A quick look into Nepal’s draft bill to amend Citizenship Act

  • December 9, 2019

As India passed a controversial bill, which will grant citizenship to religious minorities from its neighboring countries excluding Muslims, in the lower House of Parliament on Monday, concerns are rife that it violates the spirit of the country’s secular constitution.

Nepal’s patriarchal bill to amend Citizenship Act, 2006 is not without controversy. The bill was tabled in June, 2018 and attracted widespread criticism from activists as well as lawmakers.

Rights activists say if the government goes ahead with the draft of the bill to amend the Citizenship Act in its current form, it will not only put the future of the rights of Nepal’s sexual minorities in uncertainty but also threaten to make citizenship laws more regressive for women.

For LGBTQ: Provisions in the proposed bill state that people need to present a proof of sex change if they want to change their gender identity on the citizenship card. The current provision allows people to choose ‘male’, ‘female’ or ‘others’ as their sex on government-issued documents.

This provision is in contrast with the Supreme Court’s ruling in 2007, which said citizens were entitled to select their gender identity based on “self determination”. This paved the way for people to choose “others” as their sex in government-issued identification cards. Nepal has since been lauded for its efforts to strengthen the rights of sexual minorities and even considered a safe haven for sexual minorities from other South Asian countries.

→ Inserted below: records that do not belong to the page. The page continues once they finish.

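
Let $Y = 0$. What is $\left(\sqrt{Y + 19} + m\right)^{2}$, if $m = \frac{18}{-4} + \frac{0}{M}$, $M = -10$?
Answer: $\frac{157}{4} - 9 \sqrt{19} \approx 0.01991$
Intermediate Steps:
$m = - \frac{9}{2}$ ($m = \frac{18}{-4} + \frac{0}{-10} = 18 \left(- \frac{1}{4}\right) + 0 \left(- \frac{1}{10}\right) = - \frac{9}{2} + 0 = - \frac{9}{2} \approx -4.5$)
$\left(\sqrt{Y + 19} + m\right)^{2} = \left(\sqrt{0 + 19} - \frac{9}{2}\right)^{2} = \left(\sqrt{19} - \frac{9}{2}\right)^{2} = \left(- \frac{9}{2} + \sqrt{19}\right)^{2}$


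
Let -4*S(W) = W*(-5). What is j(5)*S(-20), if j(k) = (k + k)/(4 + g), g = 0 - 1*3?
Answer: -250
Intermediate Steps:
g = -3 (g = 0 - 3 = -3)
j(k) = 2*k (j(k) = (k + k)/(4 - 3) = (2*k)/1 = (2*k)*1 = 2*k)
S(W) = 5*W/4 (S(W) = -W*(-5)/4 = -(-5)*W/4 = 5*W/4)
j(5)*S(-20) = (2*5)*((5/4)*(-20)) = 10*(-25) = -250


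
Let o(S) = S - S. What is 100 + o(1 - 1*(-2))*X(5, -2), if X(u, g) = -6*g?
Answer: 100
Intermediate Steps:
o(S) = 0
100 + o(1 - 1*(-2))*X(5, -2) = 100 + 0*(-6*(-2)) = 100 + 0*12 = 100 + 0 = 100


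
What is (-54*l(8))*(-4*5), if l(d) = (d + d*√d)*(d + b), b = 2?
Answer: 86400 + 172800*√2 ≈ 3.3078e+5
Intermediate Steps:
l(d) = (2 + d)*(d + d^(3/2)) (l(d) = (d + d*√d)*(d + 2) = (d + d^(3/2))*(2 + d) = (2 + d)*(d + d^(3/2)))
(-54*l(8))*(-4*5) = (-54*(8² + 8^(5/2) + 2*8 + 2*8^(3/2)))*(-4*5) = -54*(64 + 128*√2 + 16 + 2*(16*√2))*(-20) = -54*(64 + 128*√2 + 16 + 32*√2)*(-20) = -54*(80 + 160*√2)*(-20) = (-4320 - 8640*√2)*(-20) = 86400 + 172800*√2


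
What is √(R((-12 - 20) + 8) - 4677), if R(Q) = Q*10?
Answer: I*√4917 ≈ 70.121*I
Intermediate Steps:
R(Q) = 10*Q
√(R((-12 - 20) + 8) - 4677) = √(10*((-12 - 20) + 8) - 4677) = √(10*(-32 + 8) - 4677) = √(10*(-24) - 4677) = √(-240 - 4677) = √(-4917) = I*√4917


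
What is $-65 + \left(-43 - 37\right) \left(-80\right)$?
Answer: $6335$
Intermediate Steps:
$-65 + \left(-43 - 37\right) \left(-80\right) = -65 - -6400 = -65 + 6400 = 6335$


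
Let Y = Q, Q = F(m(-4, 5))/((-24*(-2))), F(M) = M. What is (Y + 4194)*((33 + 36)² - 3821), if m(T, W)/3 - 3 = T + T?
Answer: 15768265/4 ≈ 3.9421e+6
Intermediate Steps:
m(T, W) = 9 + 6*T (m(T, W) = 9 + 3*(T + T) = 9 + 3*(2*T) = 9 + 6*T)
Q = -5/16 (Q = (9 + 6*(-4))/((-24*(-2))) = (9 - 24)/48 = -15*1/48 = -5/16 ≈ -0.31250)
Y = -5/16 ≈ -0.31250
(Y + 4194)*((33 + 36)² - 3821) = (-5/16 + 4194)*((33 + 36)² - 3821) = 67099*(69² - 3821)/16 = 67099*(4761 - 3821)/16 = (67099/16)*940 = 15768265/4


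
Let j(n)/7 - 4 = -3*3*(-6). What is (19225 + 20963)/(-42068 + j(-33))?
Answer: -20094/20831 ≈ -0.96462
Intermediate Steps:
j(n) = 406 (j(n) = 28 + 7*(-3*3*(-6)) = 28 + 7*(-9*(-6)) = 28 + 7*54 = 28 + 378 = 406)
(19225 + 20963)/(-42068 + j(-33)) = (19225 + 20963)/(-42068 + 406) = 40188/(-41662) = 40188*(-1/41662) = -20094/20831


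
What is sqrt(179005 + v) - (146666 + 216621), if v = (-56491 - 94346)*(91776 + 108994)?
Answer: -363287 + I*sqrt(30283365485) ≈ -3.6329e+5 + 1.7402e+5*I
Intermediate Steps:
v = -30283544490 (v = -150837*200770 = -30283544490)
sqrt(179005 + v) - (146666 + 216621) = sqrt(179005 - 30283544490) - (146666 + 216621) = sqrt(-30283365485) - 1*363287 = I*sqrt(30283365485) - 363287 = -363287 + I*sqrt(30283365485)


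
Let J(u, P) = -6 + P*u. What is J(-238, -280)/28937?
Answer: 66634/28937 ≈ 2.3027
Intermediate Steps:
J(-238, -280)/28937 = (-6 - 280*(-238))/28937 = (-6 + 66640)*(1/28937) = 66634*(1/28937) = 66634/28937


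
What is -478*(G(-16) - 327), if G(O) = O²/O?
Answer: 163954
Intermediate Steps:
G(O) = O
-478*(G(-16) - 327) = -478*(-16 - 327) = -478*(-343) = 163954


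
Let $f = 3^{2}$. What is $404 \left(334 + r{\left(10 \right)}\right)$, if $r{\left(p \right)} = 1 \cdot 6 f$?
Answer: $156752$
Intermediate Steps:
$f = 9$
$r{\left(p \right)} = 54$ ($r{\left(p \right)} = 1 \cdot 6 \cdot 9 = 6 \cdot 9 = 54$)
$404 \left(334 + r{\left(10 \right)}\right) = 404 \left(334 + 54\right) = 404 \cdot 388 = 156752$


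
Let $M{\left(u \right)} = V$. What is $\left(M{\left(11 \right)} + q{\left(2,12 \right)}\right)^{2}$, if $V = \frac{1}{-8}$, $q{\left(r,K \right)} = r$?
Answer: $\frac{225}{64} \approx 3.5156$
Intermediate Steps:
$V = - \frac{1}{8} \approx -0.125$
$M{\left(u \right)} = - \frac{1}{8}$
$\left(M{\left(11 \right)} + q{\left(2,12 \right)}\right)^{2} = \left(- \frac{1}{8} + 2\right)^{2} = \left(\frac{15}{8}\right)^{2} = \frac{225}{64}$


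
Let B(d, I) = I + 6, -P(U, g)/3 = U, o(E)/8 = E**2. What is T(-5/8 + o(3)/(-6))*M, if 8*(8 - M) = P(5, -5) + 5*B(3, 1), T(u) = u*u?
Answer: 112211/128 ≈ 876.65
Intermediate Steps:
o(E) = 8*E**2
P(U, g) = -3*U
T(u) = u**2
B(d, I) = 6 + I
M = 11/2 (M = 8 - (-3*5 + 5*(6 + 1))/8 = 8 - (-15 + 5*7)/8 = 8 - (-15 + 35)/8 = 8 - 1/8*20 = 8 - 5/2 = 11/2 ≈ 5.5000)
T(-5/8 + o(3)/(-6))*M = (-5/8 + (8*3**2)/(-6))**2*(11/2) = (-5*1/8 + (8*9)*(-1/6))**2*(11/2) = (-5/8 + 72*(-1/6))**2*(11/2) = (-5/8 - 12)**2*(11/2) = (-101/8)**2*(11/2) = (10201/64)*(11/2) = 112211/128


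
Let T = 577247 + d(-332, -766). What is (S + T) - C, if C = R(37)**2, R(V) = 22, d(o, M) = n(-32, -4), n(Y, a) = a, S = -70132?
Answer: 506627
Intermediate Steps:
d(o, M) = -4
T = 577243 (T = 577247 - 4 = 577243)
C = 484 (C = 22**2 = 484)
(S + T) - C = (-70132 + 577243) - 1*484 = 507111 - 484 = 506627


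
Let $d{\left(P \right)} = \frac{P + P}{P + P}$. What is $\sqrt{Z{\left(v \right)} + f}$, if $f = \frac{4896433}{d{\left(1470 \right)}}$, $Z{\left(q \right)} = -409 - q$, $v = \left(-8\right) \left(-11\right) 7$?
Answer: $4 \sqrt{305963} \approx 2212.6$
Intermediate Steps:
$d{\left(P \right)} = 1$ ($d{\left(P \right)} = \frac{2 P}{2 P} = 2 P \frac{1}{2 P} = 1$)
$v = 616$ ($v = 88 \cdot 7 = 616$)
$f = 4896433$ ($f = \frac{4896433}{1} = 4896433 \cdot 1 = 4896433$)
$\sqrt{Z{\left(v \right)} + f} = \sqrt{\left(-409 - 616\right) + 4896433} = \sqrt{-1025 + 4896433} = \sqrt{4895408} = 4 \sqrt{305963}$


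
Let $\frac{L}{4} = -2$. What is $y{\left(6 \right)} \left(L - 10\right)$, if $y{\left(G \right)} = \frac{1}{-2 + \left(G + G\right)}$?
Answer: $- \frac{9}{5} \approx -1.8$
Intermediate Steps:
$y{\left(G \right)} = \frac{1}{-2 + 2 G}$
$L = -8$ ($L = 4 \left(-2\right) = -8$)
$y{\left(6 \right)} \left(L - 10\right) = \frac{1}{2 \left(-1 + 6\right)} \left(-8 - 10\right) = \frac{1}{2 \cdot 5} \left(-18\right) = \frac{1}{2} \cdot \frac{1}{5} \left(-18\right) = \frac{1}{10} \left(-18\right) = - \frac{9}{5}$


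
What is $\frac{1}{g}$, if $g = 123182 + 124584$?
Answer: $\frac{1}{247766} \approx 4.0361 \cdot 10^{-6}$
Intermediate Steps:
$g = 247766$
$\frac{1}{g} = \frac{1}{247766}$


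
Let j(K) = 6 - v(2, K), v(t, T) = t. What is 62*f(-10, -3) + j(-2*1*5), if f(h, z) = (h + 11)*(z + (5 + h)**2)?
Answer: 1368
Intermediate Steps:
f(h, z) = (11 + h)*(z + (5 + h)**2)
j(K) = 4 (j(K) = 6 - 1*2 = 6 - 2 = 4)
62*f(-10, -3) + j(-2*1*5) = 62*(11*(-3) + 11*(5 - 10)**2 - 10*(-3) - 10*(5 - 10)**2) + 4 = 62*(-33 + 11*(-5)**2 + 30 - 10*(-5)**2) + 4 = 62*(-33 + 11*25 + 30 - 10*25) + 4 = 62*(-33 + 275 + 30 - 250) + 4 = 62*22 + 4 = 1364 + 4 = 1368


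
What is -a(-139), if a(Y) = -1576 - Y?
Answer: 1437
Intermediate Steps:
-a(-139) = -(-1576 - 1*(-139)) = -(-1576 + 139) = -1*(-1437) = 1437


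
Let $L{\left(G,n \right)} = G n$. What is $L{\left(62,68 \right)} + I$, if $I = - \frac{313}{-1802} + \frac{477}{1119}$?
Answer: $\frac{2834170803}{672146} \approx 4216.6$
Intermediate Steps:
$I = \frac{403267}{672146}$ ($I = \left(-313\right) \left(- \frac{1}{1802}\right) + 477 \cdot \frac{1}{1119} = \frac{313}{1802} + \frac{159}{373} = \frac{403267}{672146} \approx 0.59997$)
$L{\left(62,68 \right)} + I = 62 \cdot 68 + \frac{403267}{672146} = 4216 + \frac{403267}{672146} = \frac{2834170803}{672146}$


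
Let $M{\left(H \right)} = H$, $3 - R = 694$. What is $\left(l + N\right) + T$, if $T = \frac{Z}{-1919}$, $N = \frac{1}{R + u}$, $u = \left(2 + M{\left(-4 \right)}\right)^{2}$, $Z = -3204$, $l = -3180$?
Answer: $- \frac{4190163311}{1318353} \approx -3178.3$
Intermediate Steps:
$R = -691$ ($R = 3 - 694 = -691$)
$u = 4$ ($u = \left(2 - 4\right)^{2} = \left(-2\right)^{2} = 4$)
$N = - \frac{1}{687}$ ($N = \frac{1}{-691 + 4} = \frac{1}{-687} = - \frac{1}{687} \approx -0.0014556$)
$T = \frac{3204}{1919}$ ($T = - \frac{3204}{-1919} = \left(-3204\right) \left(- \frac{1}{1919}\right) = \frac{3204}{1919} \approx 1.6696$)
$\left(l + N\right) + T = \left(-3180 - \frac{1}{687}\right) + \frac{3204}{1919} = - \frac{2184661}{687} + \frac{3204}{1919} = - \frac{4190163311}{1318353}$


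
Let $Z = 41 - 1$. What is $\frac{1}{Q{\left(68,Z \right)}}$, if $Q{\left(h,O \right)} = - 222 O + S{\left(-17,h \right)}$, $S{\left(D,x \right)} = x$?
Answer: $- \frac{1}{8812} \approx -0.00011348$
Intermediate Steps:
$Z = 40$
$Q{\left(h,O \right)} = h - 222 O$ ($Q{\left(h,O \right)} = - 222 O + h = h - 222 O$)
$\frac{1}{Q{\left(68,Z \right)}} = \frac{1}{68 - 8880} = \frac{1}{-8812} = - \frac{1}{8812}$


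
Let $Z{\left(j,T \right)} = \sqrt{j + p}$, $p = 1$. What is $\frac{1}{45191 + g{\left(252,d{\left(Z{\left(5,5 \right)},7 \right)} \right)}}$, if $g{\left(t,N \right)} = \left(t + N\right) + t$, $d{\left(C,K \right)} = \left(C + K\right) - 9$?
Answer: $\frac{15231}{695950081} - \frac{\sqrt{6}}{2087850243} \approx 2.1884 \cdot 10^{-5}$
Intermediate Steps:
$Z{\left(j,T \right)} = \sqrt{1 + j}$ ($Z{\left(j,T \right)} = \sqrt{j + 1} = \sqrt{1 + j}$)
$d{\left(C,K \right)} = -9 + C + K$
$g{\left(t,N \right)} = N + 2 t$ ($g{\left(t,N \right)} = \left(N + t\right) + t = N + 2 t$)
$\frac{1}{45191 + g{\left(252,d{\left(Z{\left(5,5 \right)},7 \right)} \right)}} = \frac{1}{45191 + \left(\left(-9 + \sqrt{1 + 5} + 7\right) + 2 \cdot 252\right)} = \frac{1}{45191 + \left(\left(-9 + \sqrt{6} + 7\right) + 504\right)} = \frac{1}{45191 + \left(\left(-2 + \sqrt{6}\right) + 504\right)} = \frac{1}{45191 + \left(502 + \sqrt{6}\right)} = \frac{1}{45693 + \sqrt{6}}$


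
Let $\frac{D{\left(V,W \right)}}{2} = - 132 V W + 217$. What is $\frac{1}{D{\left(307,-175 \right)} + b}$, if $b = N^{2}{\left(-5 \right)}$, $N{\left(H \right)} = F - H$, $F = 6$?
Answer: $\frac{1}{14183955} \approx 7.0502 \cdot 10^{-8}$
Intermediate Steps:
$D{\left(V,W \right)} = 434 - 264 V W$ ($D{\left(V,W \right)} = 2 \left(- 132 V W + 217\right) = 2 \left(217 - 132 V W\right) = 434 - 264 V W$)
$N{\left(H \right)} = 6 - H$
$b = 121$ ($b = \left(6 - -5\right)^{2} = \left(6 + 5\right)^{2} = 11^{2} = 121$)
$\frac{1}{D{\left(307,-175 \right)} + b} = \frac{1}{\left(434 - 81048 \left(-175\right)\right) + 121} = \frac{1}{\left(434 + 14183400\right) + 121} = \frac{1}{14183834 + 121} = \frac{1}{14183955}$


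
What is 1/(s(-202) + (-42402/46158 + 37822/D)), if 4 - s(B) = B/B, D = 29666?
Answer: 16301467/54712617 ≈ 0.29795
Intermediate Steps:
s(B) = 3 (s(B) = 4 - B/B = 4 - 1*1 = 4 - 1 = 3)
1/(s(-202) + (-42402/46158 + 37822/D)) = 1/(3 + (-42402/46158 + 37822/29666)) = 1/(3 + (-42402*1/46158 + 37822*(1/29666))) = 1/(3 + (-7067/7693 + 18911/14833)) = 1/(3 + 5808216/16301467) = 1/(54712617/16301467) = 16301467/54712617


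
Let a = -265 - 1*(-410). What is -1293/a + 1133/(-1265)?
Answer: -32726/3335 ≈ -9.8129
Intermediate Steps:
a = 145 (a = -265 + 410 = 145)
-1293/a + 1133/(-1265) = -1293/145 + 1133/(-1265) = -1293*1/145 + 1133*(-1/1265) = -1293/145 - 103/115 = -32726/3335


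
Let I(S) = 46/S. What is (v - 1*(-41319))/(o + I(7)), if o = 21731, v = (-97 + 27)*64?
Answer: 23443/13833 ≈ 1.6947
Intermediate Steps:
v = -4480 (v = -70*64 = -4480)
(v - 1*(-41319))/(o + I(7)) = (-4480 - 1*(-41319))/(21731 + 46/7) = (-4480 + 41319)/(21731 + 46*(⅐)) = 36839/(21731 + 46/7) = 36839/(152163/7) = 36839*(7/152163) = 23443/13833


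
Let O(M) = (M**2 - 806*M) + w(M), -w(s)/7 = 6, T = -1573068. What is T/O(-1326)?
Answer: -262178/471165 ≈ -0.55645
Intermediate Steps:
w(s) = -42 (w(s) = -7*6 = -42)
O(M) = -42 + M**2 - 806*M (O(M) = (M**2 - 806*M) - 42 = -42 + M**2 - 806*M)
T/O(-1326) = -1573068/(-42 + (-1326)**2 - 806*(-1326)) = -1573068/(-42 + 1758276 + 1068756) = -1573068/2826990 = -1573068*1/2826990 = -262178/471165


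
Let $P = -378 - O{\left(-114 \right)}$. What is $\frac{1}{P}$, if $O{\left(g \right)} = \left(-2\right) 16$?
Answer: $- \frac{1}{346} \approx -0.0028902$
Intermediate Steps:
$O{\left(g \right)} = -32$
$P = -346$ ($P = -378 - -32 = -378 + 32 = -346$)
$\frac{1}{P} = \frac{1}{-346} = - \frac{1}{346}$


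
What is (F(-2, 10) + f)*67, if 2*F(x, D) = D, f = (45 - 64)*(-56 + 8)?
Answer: 61439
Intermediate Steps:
f = 912 (f = -19*(-48) = 912)
F(x, D) = D/2
(F(-2, 10) + f)*67 = ((½)*10 + 912)*67 = (5 + 912)*67 = 917*67 = 61439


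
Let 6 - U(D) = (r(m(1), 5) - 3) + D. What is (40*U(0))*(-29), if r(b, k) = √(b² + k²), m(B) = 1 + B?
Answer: -10440 + 1160*√29 ≈ -4193.2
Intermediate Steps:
U(D) = 9 - D - √29 (U(D) = 6 - ((√((1 + 1)² + 5²) - 3) + D) = 6 - ((√(2² + 25) - 3) + D) = 6 - ((√(4 + 25) - 3) + D) = 6 - ((√29 - 3) + D) = 6 - ((-3 + √29) + D) = 6 - (-3 + D + √29) = 6 + (3 - D - √29) = 9 - D - √29)
(40*U(0))*(-29) = (40*(9 - 1*0 - √29))*(-29) = (40*(9 + 0 - √29))*(-29) = (40*(9 - √29))*(-29) = (360 - 40*√29)*(-29) = -10440 + 1160*√29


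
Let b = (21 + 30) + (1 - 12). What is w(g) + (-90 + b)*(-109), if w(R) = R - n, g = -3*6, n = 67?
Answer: 5365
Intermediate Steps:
g = -18
w(R) = -67 + R (w(R) = R - 1*67 = R - 67 = -67 + R)
b = 40 (b = 51 - 11 = 40)
w(g) + (-90 + b)*(-109) = (-67 - 18) + (-90 + 40)*(-109) = -85 - 50*(-109) = -85 + 5450 = 5365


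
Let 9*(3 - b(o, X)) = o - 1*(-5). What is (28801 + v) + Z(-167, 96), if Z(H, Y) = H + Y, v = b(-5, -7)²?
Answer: 28739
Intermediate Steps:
b(o, X) = 22/9 - o/9 (b(o, X) = 3 - (o - 1*(-5))/9 = 3 - (o + 5)/9 = 3 - (5 + o)/9 = 3 + (-5/9 - o/9) = 22/9 - o/9)
v = 9 (v = (22/9 - ⅑*(-5))² = (22/9 + 5/9)² = 3² = 9)
(28801 + v) + Z(-167, 96) = (28801 + 9) + (-167 + 96) = 28810 - 71 = 28739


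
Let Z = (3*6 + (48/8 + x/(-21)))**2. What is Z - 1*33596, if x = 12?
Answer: -1619308/49 ≈ -33047.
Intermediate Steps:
Z = 26896/49 (Z = (3*6 + (48/8 + 12/(-21)))**2 = (18 + (48*(1/8) + 12*(-1/21)))**2 = (18 + (6 - 4/7))**2 = (18 + 38/7)**2 = (164/7)**2 = 26896/49 ≈ 548.90)
Z - 1*33596 = 26896/49 - 1*33596 = 26896/49 - 33596 = -1619308/49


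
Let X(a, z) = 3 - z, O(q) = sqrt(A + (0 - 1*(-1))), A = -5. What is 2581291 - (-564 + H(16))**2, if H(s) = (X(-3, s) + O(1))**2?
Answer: 2424794 - 41496*I ≈ 2.4248e+6 - 41496.0*I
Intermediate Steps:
O(q) = 2*I (O(q) = sqrt(-5 + (0 - 1*(-1))) = sqrt(-5 + (0 + 1)) = sqrt(-5 + 1) = sqrt(-4) = 2*I)
H(s) = (3 - s + 2*I)**2 (H(s) = ((3 - s) + 2*I)**2 = (3 - s + 2*I)**2)
2581291 - (-564 + H(16))**2 = 2581291 - (-564 + (3 - 1*16 + 2*I)**2)**2 = 2581291 - (-564 + (3 - 16 + 2*I)**2)**2 = 2581291 - (-564 + (-13 + 2*I)**2)**2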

For Nepali women: The parliamentary State Affairs and Good Governance Committee in 2018 had decided to pass a controversial provision that would penalize women for failing to correctly mention the father’s identity while passing on citizenship to their children. There is no such provision for men.

The provision in the bill states that a woman can be sentenced to prison for six months to a year-and-a-half and fined Rs 25,000 to Rs 100,000 if she fails to correctly identify the father of the child. The person wrongly identified as the father will also share the penalty.

For foreign women marrying Nepali men: The government has proposed to grant naturalized citizenship only seven years after the marriage between a foreign woman and a Nepali man.

The existing provision says a woman married to a Nepali man is eligible to get naturalized citizenship once she provides evidence showing that the process for renouncing her foreign citizenship has been initiated.

For children: Similarly, a child born to a Nepali female citizen from marriage with a foreign citizen in Nepal may be granted naturalized citizenship, but only after producing proof that the child has not acquired the citizenship of his father’s nation. These conditions do not exist for a child born to a Nepali male citizen from marriage with a foreign national.

Nepal is one of the 27 countries in the world with unequal citizenship laws that limit women’s rights to pass on citizenship to a child or a non-citizen spouse.